How will the government now fulfil his promises to spend half-a-trillion naira on the poor through a plan called the Social Investment? How does the government fulfil its promises on Conditional Cash Transfer, where one million extremely poor Nigerians will receive a direct stipend of N5,000 monthly in 2016? How does the government now run the Homegrown School Feeding Programme that is estimated to gulp N96bn? All of these are provisions in the 2016 budget. Nigerians just have to keep HOPING.
The Law of Gravity says that whatever goes up must come down; and it does. In Nigeria, that law has been suspended. At the advent of democratic rule in 1999, the US dollar was sold for N21.89; on May 29, 2015, it was N199. Three months after, 1 US dollar sold for N245. As of today, it is N370, depending on the level of greed of your private currency hawker. Whatever goes up in Nigeria just keeps going up. Even the invisible law of nature is scared of Nigeria and can’t thrive.
The optimism and hope that Finance Minister Kemi Adeosun expressed recently before the Senate is what I will sign on to. Kemi admitted that the economy was in a tough condition but, according to her; “the worst is over”. A capital vote of N247.9bn has been released into the economy; we hope that a full effect of change will be noted as soon as possible by this drop. For 55 years, Nigeria has not got it right. But we can get it right!
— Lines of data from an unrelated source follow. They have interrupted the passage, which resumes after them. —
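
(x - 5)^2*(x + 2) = x^3 - 8*x^2 + 5*x + 50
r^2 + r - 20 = (r - 4)*(r + 5)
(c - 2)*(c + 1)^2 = c^3 - 3*c - 2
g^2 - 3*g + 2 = (g - 2)*(g - 1)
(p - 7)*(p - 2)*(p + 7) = p^3 - 2*p^2 - 49*p + 98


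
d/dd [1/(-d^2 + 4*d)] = 2*(d - 2)/(d^2*(d - 4)^2)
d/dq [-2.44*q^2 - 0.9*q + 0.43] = -4.88*q - 0.9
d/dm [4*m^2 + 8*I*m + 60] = 8*m + 8*I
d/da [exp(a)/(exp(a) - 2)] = -2*exp(a)/(exp(2*a) - 4*exp(a) + 4)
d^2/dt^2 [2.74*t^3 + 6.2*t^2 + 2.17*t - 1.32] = 16.44*t + 12.4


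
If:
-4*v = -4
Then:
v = 1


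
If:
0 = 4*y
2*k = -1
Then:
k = -1/2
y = 0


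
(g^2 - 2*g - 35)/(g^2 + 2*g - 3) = (g^2 - 2*g - 35)/(g^2 + 2*g - 3)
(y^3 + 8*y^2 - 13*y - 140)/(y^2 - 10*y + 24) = (y^2 + 12*y + 35)/(y - 6)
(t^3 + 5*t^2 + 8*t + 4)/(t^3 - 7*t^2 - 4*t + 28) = (t^2 + 3*t + 2)/(t^2 - 9*t + 14)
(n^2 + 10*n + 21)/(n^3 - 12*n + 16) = (n^2 + 10*n + 21)/(n^3 - 12*n + 16)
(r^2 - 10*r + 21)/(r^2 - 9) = (r - 7)/(r + 3)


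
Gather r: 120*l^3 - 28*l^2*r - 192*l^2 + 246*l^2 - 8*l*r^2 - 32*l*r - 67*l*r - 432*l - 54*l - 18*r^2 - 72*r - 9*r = 120*l^3 + 54*l^2 - 486*l + r^2*(-8*l - 18) + r*(-28*l^2 - 99*l - 81)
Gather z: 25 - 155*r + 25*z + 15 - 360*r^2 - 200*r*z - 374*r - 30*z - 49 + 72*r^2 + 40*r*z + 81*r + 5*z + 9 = -288*r^2 - 160*r*z - 448*r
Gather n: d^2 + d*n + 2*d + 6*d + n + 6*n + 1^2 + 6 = d^2 + 8*d + n*(d + 7) + 7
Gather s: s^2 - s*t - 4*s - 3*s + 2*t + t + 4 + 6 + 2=s^2 + s*(-t - 7) + 3*t + 12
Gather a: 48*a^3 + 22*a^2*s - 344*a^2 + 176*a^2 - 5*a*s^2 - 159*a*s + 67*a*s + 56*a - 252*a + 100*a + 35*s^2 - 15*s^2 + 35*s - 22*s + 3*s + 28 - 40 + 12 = 48*a^3 + a^2*(22*s - 168) + a*(-5*s^2 - 92*s - 96) + 20*s^2 + 16*s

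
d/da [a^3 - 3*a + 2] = 3*a^2 - 3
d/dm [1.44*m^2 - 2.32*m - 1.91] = 2.88*m - 2.32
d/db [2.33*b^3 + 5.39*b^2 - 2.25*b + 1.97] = 6.99*b^2 + 10.78*b - 2.25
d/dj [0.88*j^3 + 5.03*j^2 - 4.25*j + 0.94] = 2.64*j^2 + 10.06*j - 4.25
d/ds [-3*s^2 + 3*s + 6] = 3 - 6*s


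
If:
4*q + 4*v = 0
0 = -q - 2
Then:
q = -2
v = 2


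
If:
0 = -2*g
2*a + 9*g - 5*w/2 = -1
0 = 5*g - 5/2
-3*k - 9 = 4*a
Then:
No Solution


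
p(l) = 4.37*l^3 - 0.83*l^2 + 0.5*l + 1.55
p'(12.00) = 1868.42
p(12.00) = 7439.39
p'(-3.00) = 123.47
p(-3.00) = -125.41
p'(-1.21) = 21.70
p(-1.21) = -8.01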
Every process of change must launch a fierce attack against brutes and principalities that are determined to continue the status quo of depravity and thievery. And ridding a corrupt system like Nigeria of these elements are as tough as pushing a big rock up the boulder. These are menacing men with means and men; and they are ready to fight dirty whoever fights them. I, however, urge this government to continue doing all within its power to get us out of the woods.For those in the woods, just keep HOPING.